The Cowsills are in the latter category.

bagoh20 said...

Thanks Ann.

This song instantly puts me barefoot, walking on a warm sidewalk to the city swimming pool on a summer day in 67 as girls first started getting my attention- Pure bliss. Ann you still are a "flower girl" and that's a very good thing.

KCFleming said...

"The Rain, The Park, & Other Things" beats Eve of Destruction (Barry McGuire), any day.

bagoh20 said...

My favorite happy song Summer is glorious!

John said...

I totally sympathize with Ann's defense of pop music. Sadly, Ann has terrible taste in such music. Wonderful light pop music is the Beach Boys or the Mamas and the Pappas. It was not the Cowsills or the Archies or the worst pop song ever made "Hang on Sloopy".

Ann Althouse said...

"More mime rock: The Hello People."

I mention the Hello People at one of the links. They played at my high school. "Monday Kind of Tuesday" was a cool song.

As far as mime rock goes, KISS managed to fly under the anti-mime radar. How did that happen?

Ann Althouse said...

@John I think I've promoted the Beach Boys a lot on this blog. The M&P to a lesser extent, but still...

The Archies "Sugar Sugar" is a wonderful recording.

traditionalguy said...

John...How could you not like Sloopy, Hang On Sloopy? That was an all time great set of lyrics that had the art of the double entendre perfected when there were still censors hard at work.

SaysMeow said...

Wasn't it Camus who wrote:

Mimes shout at me
Ceaselessly through the night.
Don't you hear them, brother?

T.K. Tortch said...

Maybe it's just me, but isn't "Afternoon Delight" about getting some nooky in the afternoon? I mean, that's all it's about, right?

Beth said...

Susan Cowsill has moved in some interesting circles since those bubble gum days. Her husband tours with the current Beach Boys incarnation, I think.

She ended up in New Orleans in the 90s with the Continental Drifters, which included Peter Holsapple and Vicki Peterson. That's how her brother came to be here as well. I think she has a current band, but also plays with different mixes of local and visiting musicians, and sometimes hosts a songwriter night at Carrollton Station, a great little music bar right down from the streetcar barn.

Her stuff is mostly not to my taste, but I like anyone who keeps local music thriving.

Unknown said...

Sorry, I have to submit my correction regarding Susan Cowsill, it's actually her youngest brother, John Cowsill, who plays drums for current version of The Beach Boys.
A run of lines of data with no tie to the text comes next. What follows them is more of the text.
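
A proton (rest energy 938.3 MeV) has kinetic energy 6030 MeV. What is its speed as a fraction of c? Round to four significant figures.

0.9909c

K = (γ−1)mc², so γ = 1 + 6030/938.3 = 7.4265.
Then v/c = √(1 − γ⁻²) = √(1 − 0.0181314) = √0.9818686 = 0.9909.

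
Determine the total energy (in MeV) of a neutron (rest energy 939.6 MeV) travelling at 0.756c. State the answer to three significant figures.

1440 MeV

γ = 1/√(1 − β²) = 1/√(1 − 0.571536) = 1/√0.428464 = 1/0.654572 = 1.5277.
Total energy: E = γmc² = 1.5277 × 939.6 MeV = 1440 MeV.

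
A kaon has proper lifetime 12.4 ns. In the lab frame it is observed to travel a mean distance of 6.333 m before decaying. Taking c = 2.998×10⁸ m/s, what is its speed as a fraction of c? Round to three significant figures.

d = βγcτ ⇒ βγ = d/(cτ) = 6.333 m / (3.71752 m) = 1.7036.
β = (βγ)/√(1+(βγ)²) = 1.7036/√3.90225 = 0.862.

0.862c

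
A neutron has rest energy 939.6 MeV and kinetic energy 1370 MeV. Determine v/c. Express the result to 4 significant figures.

0.9135

K = (γ−1)mc², so γ = 1 + 1370/939.6 = 2.4581.
Then v/c = √(1 − γ⁻²) = √(1 − 0.165501) = √0.834499 = 0.9135.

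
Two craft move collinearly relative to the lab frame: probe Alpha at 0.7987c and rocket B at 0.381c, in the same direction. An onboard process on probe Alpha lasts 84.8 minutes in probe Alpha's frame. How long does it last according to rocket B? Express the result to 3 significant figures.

The velocity of probe Alpha relative to rocket B is (0.7987 − 0.381)c / (1 − 0.7987×0.381) = 0.60041c; relative speed 0.60041c.
γ for this relative speed: γ = 1/√(1 − 0.360492) = 1.2505.
Probe Alpha's interval is proper; time dilation gives Δt_B = γΔτ = 1.2505 × 84.8 minutes = 106 minutes.

106 minutes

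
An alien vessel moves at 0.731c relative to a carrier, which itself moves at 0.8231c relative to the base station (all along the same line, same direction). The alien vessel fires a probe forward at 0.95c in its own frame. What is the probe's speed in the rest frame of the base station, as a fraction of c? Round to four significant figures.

First combine the probe and alien vessel (S''→S'): u₁ = (0.95 + 0.731)/(1 + 0.95×0.731) = 1.681/1.69445 = 0.99206.
Then combine with the carrier (S'→S): u = (0.99206 + 0.8231)/(1 + 0.99206×0.8231) = 1.81516/1.816564586 = 0.99923.

0.9992c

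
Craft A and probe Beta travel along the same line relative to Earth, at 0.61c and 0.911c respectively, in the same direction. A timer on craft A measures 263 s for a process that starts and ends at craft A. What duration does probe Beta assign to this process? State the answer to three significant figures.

358 s

Speed of craft A in probe Beta's frame: u = (v_A − v_B)/(1 − v_A v_B/c²) = (0.61 − 0.911)/(1 − 0.61×0.911) = −0.301/0.44429 = −0.67749; |u| = 0.67749c.
At |u| = 0.67749c, γ = (1 − 0.458993)^(−1/2) = 1.3596.
The clock on craft A records proper time, so probe Beta measures Δt = γΔτ = 1.3596 × 263 = 358 s.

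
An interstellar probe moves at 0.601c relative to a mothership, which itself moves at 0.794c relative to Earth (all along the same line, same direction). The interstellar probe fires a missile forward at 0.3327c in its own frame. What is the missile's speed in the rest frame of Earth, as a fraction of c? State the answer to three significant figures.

First combine the missile and interstellar probe (S''→S'): u₁ = (0.3327 + 0.601)/(1 + 0.3327×0.601) = 0.9337/1.1999527 = 0.77811.
Then combine with the mothership (S'→S): u = (0.77811 + 0.794)/(1 + 0.77811×0.794) = 1.57211/1.61781934 = 0.97175.

0.972c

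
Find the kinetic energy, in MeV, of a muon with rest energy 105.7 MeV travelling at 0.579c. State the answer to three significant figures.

23.9 MeV

γ = 1/√(1 − β²) = 1/√(1 − 0.335241) = 1/√0.664759 = 1/0.815328 = 1.2265.
Kinetic energy: K = (γ − 1)mc² = (1.2265 − 1) × 105.7 MeV = 0.2265 × 105.7 = 23.9 MeV.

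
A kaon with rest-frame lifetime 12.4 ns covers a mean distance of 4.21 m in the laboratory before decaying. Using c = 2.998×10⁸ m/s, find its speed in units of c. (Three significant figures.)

Lab distance = (lab lifetime)·v = γτ·βc, so βγ = d/(cτ) = 4.210/(2.998×10⁸ × 1.240×10^-8) = 1.1325.
With βγ = 1.1325: γ² = 1 + (βγ)² = 2.28256, and β = (βγ)/γ = 1.1325/1.51081 = 0.750.

0.750c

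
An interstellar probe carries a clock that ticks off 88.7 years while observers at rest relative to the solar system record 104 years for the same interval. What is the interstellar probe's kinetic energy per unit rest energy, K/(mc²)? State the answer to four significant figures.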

Further history, since someone mentioned Beach Boys as happy music? Eldest brother Bill Cowsill had been invited to join the Beach Boys during one of Brian Wilson's rough patches, to sing Brian's parts. Bob Dylan liked the Cowsills. So did Sir Paul.
The Cowsills, though scorned by many as 'bubblegum', had genuine & natural vocal talent. It's best to blame the recording companies of the 1960's-70's for the image that persists and the fact that the family ended up bankrupt. The Rain, the Park, and Other Things, continues to bring back happy memories to many people who lived through those turbulent times.